P.S. Notice I didn't give any other how-tos in here, and I tried to stay as vague as possible. It's because there's gonna be that one impatient guy who reads this post and says "Oh, look at that trick, what's the worst that could happen?" So my vague wording is for them.
This is easily going to piss off the admins, but I bit the bullet because no matter how many "don't do this" and "don't post this" notices that go up, there's always that one guy that either provides a stupid how-to or a guy who is desperate to become incontinent at all costs, up to and including their life. Ultimately, this post is for those guys. They're the type that their parents tell them not to touch the hot stove and they turn and plant their ass on the grates. This wasn't done to provoke anyone, it was done because people are going to attempt to become incontinent anyway, and it's better that they do it safely than to do it in a way that endangers them. Here's your lessons for today:
1. Don't be a moron. If it sound dangerous, it probably is. If jumping off the bridge made you incontinent, I'm pretty sure you wouldn't do it. Screwing up your body in an attempt to become incontinent is just as dangerous/deadly, so be smart and don't do it.

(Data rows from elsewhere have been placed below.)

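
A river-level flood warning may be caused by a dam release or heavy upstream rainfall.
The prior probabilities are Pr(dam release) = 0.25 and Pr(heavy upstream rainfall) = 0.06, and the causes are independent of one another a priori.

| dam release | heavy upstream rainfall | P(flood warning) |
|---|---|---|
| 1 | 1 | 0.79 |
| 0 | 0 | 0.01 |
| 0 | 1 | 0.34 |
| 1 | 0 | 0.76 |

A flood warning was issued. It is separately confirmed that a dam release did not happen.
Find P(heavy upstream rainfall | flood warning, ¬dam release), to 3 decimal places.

P(flood warning | ¬dam release) = 0.01×0.94 + 0.34×0.06 = 0.009400 + 0.020400 = 0.029800
Of this, 0.020400 comes from 0.34×0.06 (the heavy upstream rainfall=true cases).
Hence the posterior is 0.020400/0.029800 ≈ 0.685.

P(heavy upstream rainfall | flood warning, ¬dam release) ≈ 0.685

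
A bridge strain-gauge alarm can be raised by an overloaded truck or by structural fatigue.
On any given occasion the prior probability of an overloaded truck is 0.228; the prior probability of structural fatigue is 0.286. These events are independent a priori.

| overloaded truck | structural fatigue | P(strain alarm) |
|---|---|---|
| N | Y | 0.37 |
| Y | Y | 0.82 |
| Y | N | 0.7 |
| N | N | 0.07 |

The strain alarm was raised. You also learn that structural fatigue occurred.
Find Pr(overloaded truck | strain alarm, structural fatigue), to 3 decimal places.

Pr(overloaded truck | strain alarm, structural fatigue) ≈ 0.396

Numerator (weight on configurations with overloaded truck): 0.82·0.228 = 0.186960
Normalizer over all consistent configurations: 0.37·0.772 + 0.82·0.228 = 0.472600
P(overloaded truck | strain alarm, structural fatigue) = 0.186960/0.472600 ≈ 0.396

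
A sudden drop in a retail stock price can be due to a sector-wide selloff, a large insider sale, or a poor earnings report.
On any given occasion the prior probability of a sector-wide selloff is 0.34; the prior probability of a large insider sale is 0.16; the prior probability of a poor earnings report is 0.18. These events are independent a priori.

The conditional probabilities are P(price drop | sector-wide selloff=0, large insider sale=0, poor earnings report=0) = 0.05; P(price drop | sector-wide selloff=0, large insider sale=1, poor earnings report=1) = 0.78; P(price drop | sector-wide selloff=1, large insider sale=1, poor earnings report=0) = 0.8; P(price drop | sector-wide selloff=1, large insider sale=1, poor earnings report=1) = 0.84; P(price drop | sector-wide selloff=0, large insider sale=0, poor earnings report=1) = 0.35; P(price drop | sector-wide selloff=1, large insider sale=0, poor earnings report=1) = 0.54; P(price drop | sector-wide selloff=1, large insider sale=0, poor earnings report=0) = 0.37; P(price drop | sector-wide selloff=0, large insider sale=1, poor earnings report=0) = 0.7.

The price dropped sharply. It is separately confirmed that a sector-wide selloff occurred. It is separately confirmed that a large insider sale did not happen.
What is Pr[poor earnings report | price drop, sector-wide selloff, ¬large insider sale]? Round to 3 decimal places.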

2. For the littles who are looking to be truly incontinent like a true little, if you're ever up for story time, I'd recommend "The Tortoise And The Hare."

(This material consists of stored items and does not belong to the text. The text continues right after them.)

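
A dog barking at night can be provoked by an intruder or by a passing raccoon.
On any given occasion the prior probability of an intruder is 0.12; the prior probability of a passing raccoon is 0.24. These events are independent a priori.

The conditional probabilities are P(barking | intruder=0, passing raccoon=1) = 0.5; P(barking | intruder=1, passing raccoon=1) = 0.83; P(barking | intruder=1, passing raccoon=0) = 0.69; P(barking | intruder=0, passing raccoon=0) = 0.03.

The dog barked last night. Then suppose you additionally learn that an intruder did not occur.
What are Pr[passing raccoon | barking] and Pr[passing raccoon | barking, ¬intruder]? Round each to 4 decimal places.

Pr[passing raccoon | barking] ≈ 0.6094; Pr[passing raccoon | barking, ¬intruder] ≈ 0.8403

Enumerate the 4 (intruder, passing raccoon) configurations and weight by the priors:
  P(barking) = 0.03·0.88·0.76 + 0.5·0.88·0.24 + 0.69·0.12·0.76 + 0.83·0.12·0.24
        = 0.020064 + 0.105600 + 0.062928 + 0.023904 = 0.212496
The terms with passing raccoon present sum to 0.129504, so
  P(passing raccoon | barking) = 0.129504 / 0.212496 ≈ 0.6094

Now condition on the additional information:
For the numerator, keep only passing raccoon=true terms: 0.5*0.24 = 0.120000
Denominator P(barking | ¬intruder): 0.03*0.76 + 0.5*0.24 = 0.142800
P(passing raccoon | barking, ¬intruder) = 0.120000/0.142800 ≈ 0.8403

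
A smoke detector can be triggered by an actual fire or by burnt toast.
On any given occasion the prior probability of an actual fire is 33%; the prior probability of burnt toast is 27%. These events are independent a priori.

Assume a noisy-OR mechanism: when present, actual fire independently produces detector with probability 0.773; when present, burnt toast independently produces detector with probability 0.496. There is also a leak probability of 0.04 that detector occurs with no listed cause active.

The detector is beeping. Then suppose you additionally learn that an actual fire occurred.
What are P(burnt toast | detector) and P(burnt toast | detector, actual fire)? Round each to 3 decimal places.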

3. The reason the how-tos keep being shut down isn't because the admins don't want you to become incontinent, it's because they know that people are going to go to any lengths to become incontinent, and usually it will be at the expense of the person's health or their life. It's almost like getting a tattoo (if you're into that, I'm personally not). Would you go the safe route and go to a reputable artist who knows what they're doing for a few hundred bucks, or would you get Hobo Joe to come in with a pen and do it for $20, and run the risk of getting sick or dying? Same thing here. Would you rather put the work in and get a better result, or gamble with your life just so you don't have to wait? If you answered the second answer, you're a moron. Play it safe, wait a few months, and you'll be where you want to be, no danger required.

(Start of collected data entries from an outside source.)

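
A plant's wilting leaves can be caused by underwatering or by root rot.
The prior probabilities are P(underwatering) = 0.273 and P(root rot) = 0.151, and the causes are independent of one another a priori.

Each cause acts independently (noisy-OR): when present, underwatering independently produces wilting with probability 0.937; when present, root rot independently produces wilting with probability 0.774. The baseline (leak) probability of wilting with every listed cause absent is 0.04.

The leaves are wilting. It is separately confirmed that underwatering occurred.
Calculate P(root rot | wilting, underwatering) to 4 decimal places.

P(root rot | wilting, underwatering) ≈ 0.1573

Under noisy-OR, P(wilting | causes) = 1 − (1−0.04)·∏(1−qᵢ) over the active causes.
P(wilting | underwatering) = 0.93952·0.849 + 0.986332·0.151 = 0.797652 + 0.148936 = 0.946588
The root rot-present share is 0.986332·0.151 = 0.148936.
P(root rot | wilting, underwatering) = 0.148936 / 0.946588 ≈ 0.1573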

I'm sorry if I came off as rude, or if I indeed angered the admins. I'm just tired of these dangerous how-tos and the admins having to constantly shut the conversation down. I posted this because people are going to try to become incontinent no matter what, and I'd rather them do it safely. Honestly, Moo could go on every TV in the world and breakdance with a sign that said "Don't try to become incontinent" and people would still do it. It's not arrogance, it's ignorance. They think "Oh, well, this can't end that horribly," and it always ends horribly. The children are going to play whether we like it or not, so we might as well make it safe for them. That's all.
P.S. Notice I didn't give any other how-tos in here, and I tried to stay as vague as possible. It's because there's gonna be that one impatient guy who reads this post and says "Oh, look at that trick, what's the worst that could happen?" So my vague wording is for them.